Indeed, some 260 hand sanitizer entries have been logged in the administration's "Do Not Use" list, which warns consumers about products found to contain methanol, potentially containing methanol, sub-potent in their efficacy, packaged in food and beverage-like containers, and more. The most recent addition, on Sept. 29, 2021, was SBL Brands LLC dba Global Sanitizers LLC, for its American Screening Hand Sanitizer, packaging in water bottle-resembling containers, which poses an increased risk of accidental ingestion.
Patrizia Cavazzoni, M.D., director of the FDA’s Center for Drug Evaluation and Research, explained in a press statement, "Throughout the pandemic, the agency has continuously assessed the needs and circumstances related to hand sanitizers and issued temporary guidances to provide regulatory flexibility to certain firms to help meet the increased demand.
Effective Dec. 31, 2021, companies manufacturing alcohol-based hand sanitizers under the temporary policies must cease production of these products.
"As relevant needs and circumstances evolve, the FDA updates, modifies or withdraws policies as appropriate. In recent months, the supply of alcohol-based hand sanitizer from traditional suppliers has increased, and now, most consumers and health care personnel are no longer having difficulty obtaining these products. Therefore, we have determined it’s appropriate to withdraw the temporary guidances and are providing manufacturers time to adjust their business plans related to production of these products under these temporary policies."

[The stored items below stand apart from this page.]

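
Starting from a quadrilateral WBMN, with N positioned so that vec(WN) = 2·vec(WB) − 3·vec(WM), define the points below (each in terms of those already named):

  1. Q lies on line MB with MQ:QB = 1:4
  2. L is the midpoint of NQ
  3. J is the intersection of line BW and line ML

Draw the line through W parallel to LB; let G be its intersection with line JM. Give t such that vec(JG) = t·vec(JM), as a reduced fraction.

Set W = (0, 0), B = (1, 0), M = (0, 1), N = (2, -3); any affine frame gives the same invariant.
1. Q lies on line MB with MQ:QB = 1:4 ⇒ Q = (1/5, 4/5)
2. L is the midpoint of NQ ⇒ L = (11/10, -11/10)
3. J is the intersection of line BW and line ML ⇒ J = (11/21, 0)
through W parallel to LB: direction (-1/10, 11/10); meets JM at G = (-11/100, 121/100)
G = J + t·(M−J) with t = 121/100

t = 121/100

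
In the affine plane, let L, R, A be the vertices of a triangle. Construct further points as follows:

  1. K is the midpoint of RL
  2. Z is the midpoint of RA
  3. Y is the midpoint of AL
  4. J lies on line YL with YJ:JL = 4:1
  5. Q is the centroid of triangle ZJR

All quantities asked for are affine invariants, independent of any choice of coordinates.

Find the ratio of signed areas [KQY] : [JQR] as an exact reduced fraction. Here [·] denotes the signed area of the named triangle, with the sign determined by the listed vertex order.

Assign L = (0, 0), R = (1, 0), A = (0, 1) — the answer is frame-independent, so this choice is without loss of generality.
1. K is the midpoint of RL ⇒ K = (1/2, 0)
2. Z is the midpoint of RA ⇒ Z = (1/2, 1/2)
3. Y is the midpoint of AL ⇒ Y = (0, 1/2)
4. J lies on line YL with YJ:JL = 4:1 ⇒ J = (0, 1/10)
5. Q is the centroid of triangle ZJR ⇒ Q = (1/2, 1/5)
2·[KQY] = 1/10, 2·[JQR] = -3/20
[KQY]:[JQR] = 1/10:-3/20 = -2/3

[KQY]:[JQR] = -2/3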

According to the agency, effective Dec. 31, 2021, companies manufacturing alcohol-based hand sanitizers under the temporary policies must cease production of these products. After that date, manufacturers wishing to continue producing hand sanitizer can do so provided they comply with the tentative final monograph for over-the-counter topical antiseptics and other applicable requirements, including the FDA’s Current Good Manufacturing Practice requirements.
Manufacturers who no longer plan to produce these products are able to deregister by following the instructions on the Electronic Drug Registration and Listing Instructions page. Hand sanitizers manufactured before or on December 31, 2021, and produced under the temporary guidances can no longer be sold or distributed by manufacturers after March 31, 2022.

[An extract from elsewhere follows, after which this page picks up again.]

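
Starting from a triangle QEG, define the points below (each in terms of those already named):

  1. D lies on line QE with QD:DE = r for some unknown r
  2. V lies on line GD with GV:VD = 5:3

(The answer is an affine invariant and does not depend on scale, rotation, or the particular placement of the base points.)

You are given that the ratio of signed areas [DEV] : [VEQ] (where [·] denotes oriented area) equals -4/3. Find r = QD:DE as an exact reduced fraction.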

"The FDA commends all manufacturers, big and small, who stepped in to provide American consumers and health care professionals with hand sanitizer products while they were in high demand during the pandemic," Cavazzoni continued. "We stand ready to help those who no longer plan to produce hand sanitizers, as well as help those who wish to continue doing so, to ensure they are complying with the appropriate requirements.”